L’épidémie de salmonellose qui frappe la Belgique ne s’arrête plus à ses frontières. Selon les autorités sanitaires belges, plus de 300 personnes ont été infectées après avoir consommé des œufs contaminés. Et le chiffre réel est probablement plus élevé : tous les malades ne consultent pas un médecin, ce qui rend le comptage forcément incomplet.
Un élevage près d’Anvers à l’origine de la contamination
L’Agence fédérale pour la sécurité de la chaîne alimentaire (Afsca) a remonté la piste jusqu’à l’entreprise Laerco, un élevage en plein air installé à Geel, près d’Anvers. Une première alerte avait été signalée dès la fin avril dans l’un des quatre poulaillers du site. De nouveaux tests ont ensuite montré qu’un second bâtiment était lui aussi touché. Conséquence : l’ensemble des œufs produits par l’exploitation a été retiré du marché, comme le rapporte le quotidien belge Le Soir.
Les codes à vérifier dans sa boîte à œufs
Le rappel porte sur des œufs de poules élevées en plein air, identifiables par quatre codes imprimés sur la coquille : 2-BE-1073-01, 2-BE-1073-02, 2-BE-1073-03 et 2-BE-1073-04. Ces œufs ont été commercialisés dans plusieurs grandes enseignes belges, parmi lesquelles Carrefour, Aldi, Delhaize et Colruyt.

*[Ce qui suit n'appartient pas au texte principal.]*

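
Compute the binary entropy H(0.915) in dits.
0.1263 dits

The binary entropy function is:
H(p) = -p log(p) - (1-p) log(1-p)

H(0.915) = -0.915 × log_10(0.915) - 0.085 × log_10(0.085)
H(0.915) = 0.1263 dits

Note: Binary entropy is maximized at p=0.5 (H=1 bit) and minimized at p=0 or p=1 (H=0).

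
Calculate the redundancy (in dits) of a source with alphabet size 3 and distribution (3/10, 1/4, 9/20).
0.0137 dits

Redundancy measures how far a source is from maximum entropy:
R = H_max - H(X)

Maximum entropy for 3 symbols: H_max = log_10(3) = 0.4771 dits
Actual entropy: H(X) = 0.4634 dits
Redundancy: R = 0.4771 - 0.4634 = 0.0137 dits

This redundancy represents potential for compression: the source could be compressed by 0.0137 dits per symbol.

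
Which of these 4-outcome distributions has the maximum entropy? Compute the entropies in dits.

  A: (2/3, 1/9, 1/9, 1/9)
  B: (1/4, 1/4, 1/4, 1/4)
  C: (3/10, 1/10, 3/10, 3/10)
B

For a discrete distribution over n outcomes, entropy is maximized by the uniform distribution.

Computing entropies:
H(A) = 0.4355 dits
H(B) = 0.6021 dits
H(C) = 0.5706 dits

The uniform distribution (where all probabilities equal 1/4) achieves the maximum entropy of log_10(4) = 0.6021 dits.

Distribution B has the highest entropy.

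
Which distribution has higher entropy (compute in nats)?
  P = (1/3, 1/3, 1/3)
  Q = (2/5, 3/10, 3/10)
P

Computing entropies in nats:
H(P) = 1.0986
H(Q) = 1.0889

Distribution P has higher entropy.

Intuition: The distribution closer to uniform (more spread out) has higher entropy.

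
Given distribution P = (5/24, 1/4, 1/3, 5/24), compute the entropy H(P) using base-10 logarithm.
0.5934 dits

Shannon entropy is H(X) = -Σ p(x) log p(x).

For P = (5/24, 1/4, 1/3, 5/24):
H = -5/24 × log_10(5/24) -1/4 × log_10(1/4) -1/3 × log_10(1/3) -5/24 × log_10(5/24)
H = 0.5934 dits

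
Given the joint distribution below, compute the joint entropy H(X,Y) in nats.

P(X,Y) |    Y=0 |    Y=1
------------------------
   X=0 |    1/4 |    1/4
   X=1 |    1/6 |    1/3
1.3580 nats

Joint entropy is H(X,Y) = -Σ_{x,y} p(x,y) log p(x,y).

Summing over all non-zero entries:
H(X,Y) = -[1/4·log_e(1/4) + 1/4·log_e(1/4) + 1/6·log_e(1/6) + 1/3·log_e(1/3)]
H(X,Y) = 1.3580 nats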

Concrètement, pour les résidents et les frontaliers
Le rappel lancé par l’Afsca ne se limite pas à la Belgique : il concerne aussi plusieurs pays européens, dont la France, l’Italie, l’Espagne, le Portugal… et le Luxembourg. Les autorités françaises et luxembourgeoises figurent parmi celles visées par cette alerte.

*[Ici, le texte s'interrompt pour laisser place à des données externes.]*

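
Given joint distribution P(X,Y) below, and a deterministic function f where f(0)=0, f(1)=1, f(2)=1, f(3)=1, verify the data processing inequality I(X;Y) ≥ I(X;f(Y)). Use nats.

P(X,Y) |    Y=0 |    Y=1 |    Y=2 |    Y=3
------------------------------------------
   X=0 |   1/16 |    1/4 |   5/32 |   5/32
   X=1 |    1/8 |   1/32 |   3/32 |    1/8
I(X;Y) = 0.0855, I(X;f(Y)) = 0.0407, inequality holds: 0.0855 ≥ 0.0407

Data Processing Inequality: For any Markov chain X → Y → Z, we have I(X;Y) ≥ I(X;Z).

Here Z = f(Y) is a deterministic function of Y, forming X → Y → Z.

Original I(X;Y) = 0.0855 nats

After applying f:
P(X,Z) where Z=f(Y):
- P(X,Z=0) = P(X,Y=0)
- P(X,Z=1) = P(X,Y=1) + P(X,Y=2) + P(X,Y=3)

I(X;Z) = I(X;f(Y)) = 0.0407 nats

Verification: 0.0855 ≥ 0.0407 ✓

Information cannot be created by processing; the function f can only lose information about X.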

Le réflexe est donc simple pour tous ceux qui font régulièrement leurs courses de l’autre côté de la frontière — un grand classique dans la Grande Région, où beaucoup de résidents et de frontaliers alternent entre enseignes belges, françaises et luxembourgeoises : sortir la boîte d’œufs du frigo et comparer le code imprimé sur la coquille avec ceux de la liste. En cas de correspondance, il ne faut pas consommer les œufs.
La salmonellose se manifeste généralement par des troubles digestifs. L’ampleur de l’épidémie côté belge, avec plus de 300 cas recensés et un chiffre jugé sous-évalué par les autorités, explique la vigilance des agences sanitaires voisines.